“I don’t want to be made pacified or made comfortable. I like stuff that gets your adrenaline going.”
“Everyone else seemed so much more normal. I began drawing in order to create my own universe. I still have a tendency to withdraw into my own world. Directing films requires communication with hundreds of people, and it has made me open up.”
"Exactly, there are rest notes and there are flurries. You need rest moments where the camera is simply covering two people in an unbroken wide shot and you see the body language. It's a cinematic exhale. That's why we have punctuation. Peak experience only exists in relation to something that is not. It's all context."
"I don't believe in censorship in any form."

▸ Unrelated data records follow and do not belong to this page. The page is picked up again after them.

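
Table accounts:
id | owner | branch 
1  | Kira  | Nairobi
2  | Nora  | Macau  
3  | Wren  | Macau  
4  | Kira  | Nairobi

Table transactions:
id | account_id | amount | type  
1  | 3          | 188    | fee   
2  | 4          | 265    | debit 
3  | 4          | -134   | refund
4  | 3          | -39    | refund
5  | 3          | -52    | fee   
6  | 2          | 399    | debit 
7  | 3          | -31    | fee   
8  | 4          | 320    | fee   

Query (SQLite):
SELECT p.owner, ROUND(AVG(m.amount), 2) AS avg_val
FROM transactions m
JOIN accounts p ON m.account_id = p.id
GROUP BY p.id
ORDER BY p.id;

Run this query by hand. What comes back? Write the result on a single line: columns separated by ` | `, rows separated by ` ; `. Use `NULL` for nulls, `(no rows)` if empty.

Nora | 399 ; Wren | 16.5 ; Kira | 150.33

Join each transactions row to its accounts via account_id.
Group joined rows by accounts.id; compute ROUND(AVG(m.amount), 2) per group.
  2: ids {6} → ROUND(AVG(m.amount), 2)=399
  3: ids {1, 4, 5, 7} → ROUND(AVG(m.amount), 2)=16.5
  4: ids {2, 3, 8} → ROUND(AVG(m.amount), 2)=150.33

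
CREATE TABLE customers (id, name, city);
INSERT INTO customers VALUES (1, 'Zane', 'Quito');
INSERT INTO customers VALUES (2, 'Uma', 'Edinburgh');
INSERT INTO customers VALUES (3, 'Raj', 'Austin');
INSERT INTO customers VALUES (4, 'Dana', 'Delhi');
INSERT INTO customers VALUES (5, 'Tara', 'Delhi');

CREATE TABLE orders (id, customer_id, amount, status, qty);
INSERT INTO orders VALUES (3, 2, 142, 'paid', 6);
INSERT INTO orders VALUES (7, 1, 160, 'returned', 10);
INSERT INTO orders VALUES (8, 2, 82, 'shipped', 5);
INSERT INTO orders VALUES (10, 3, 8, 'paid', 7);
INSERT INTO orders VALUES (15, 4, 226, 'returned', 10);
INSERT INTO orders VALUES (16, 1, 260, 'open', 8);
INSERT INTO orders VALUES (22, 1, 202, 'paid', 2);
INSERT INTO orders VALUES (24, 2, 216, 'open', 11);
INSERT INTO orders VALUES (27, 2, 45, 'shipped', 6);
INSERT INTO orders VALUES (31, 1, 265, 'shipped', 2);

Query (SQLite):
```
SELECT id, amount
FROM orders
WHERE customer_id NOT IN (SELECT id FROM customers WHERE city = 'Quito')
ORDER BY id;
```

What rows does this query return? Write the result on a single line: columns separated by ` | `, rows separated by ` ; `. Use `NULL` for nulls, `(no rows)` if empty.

3 | 142 ; 8 | 82 ; 10 | 8 ; 15 | 226 ; 24 | 216 ; 27 | 45

Inner query: customers.id where city = 'Quito'.
Outer: keep orders rows whose customer_id is not in that set.
Inner query → {1}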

“Those of us who work in the arts know that depiction is not endorsement. If it was, no artist would be able to paint inhumane practices, no author could write about them, and no filmmaker could delve into the thorny subjects of our time.”

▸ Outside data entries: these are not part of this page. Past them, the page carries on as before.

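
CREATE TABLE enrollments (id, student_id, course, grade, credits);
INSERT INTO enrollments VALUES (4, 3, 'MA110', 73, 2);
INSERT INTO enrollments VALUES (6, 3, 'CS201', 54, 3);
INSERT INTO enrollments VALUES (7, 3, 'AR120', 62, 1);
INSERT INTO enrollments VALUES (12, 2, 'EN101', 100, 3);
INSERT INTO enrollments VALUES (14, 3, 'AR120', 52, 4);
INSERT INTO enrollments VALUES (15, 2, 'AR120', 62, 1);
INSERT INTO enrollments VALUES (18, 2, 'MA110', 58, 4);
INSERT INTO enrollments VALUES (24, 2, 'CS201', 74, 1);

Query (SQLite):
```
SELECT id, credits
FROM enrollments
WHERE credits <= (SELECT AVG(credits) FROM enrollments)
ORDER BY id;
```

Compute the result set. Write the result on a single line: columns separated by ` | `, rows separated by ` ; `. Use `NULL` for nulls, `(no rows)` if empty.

Scalar subquery: AVG(credits) over all enrollments rows = 2.375.
Keep rows where credits <= that value.

4 | 2 ; 7 | 1 ; 15 | 1 ; 24 | 1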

"I like high impact movies."
"If there's specific resistance to women making movies, I just choose to ignore that as an obstacle for two reasons: I can't change my gender, and I refuse to stop making movies."
*****
She was a fine artist who never intended to make movies, but quickly became one of the best filmmakers of the last several decades. The remarkable run she put together in her prime—Near Dark (1987), Blue Steel (1989), Point Break (1991), and Strange Days (1995)—stacks up against any other great director’s peak runs. Strong arguments can be made that any one of these four films could be considered Bigelow's masterpiece.
And, of course, let's not forget she became the first—and still only—woman to win the Academy Award for Best Director, for The Hurt Locker (2008). That moment, when Bigelow held aloft the Oscar statue, signifying the highest honor a director can win, only affirmed what many of us had already known for years: she is a rare talent whose complex and engaging films will remain powerful and relevant forever.
I could write so much more, and in fact have, elsewhere, and no doubt will again. For now, I just want to wish one of the best directors of my lifetime a happy 67th birthday. She's a true legend.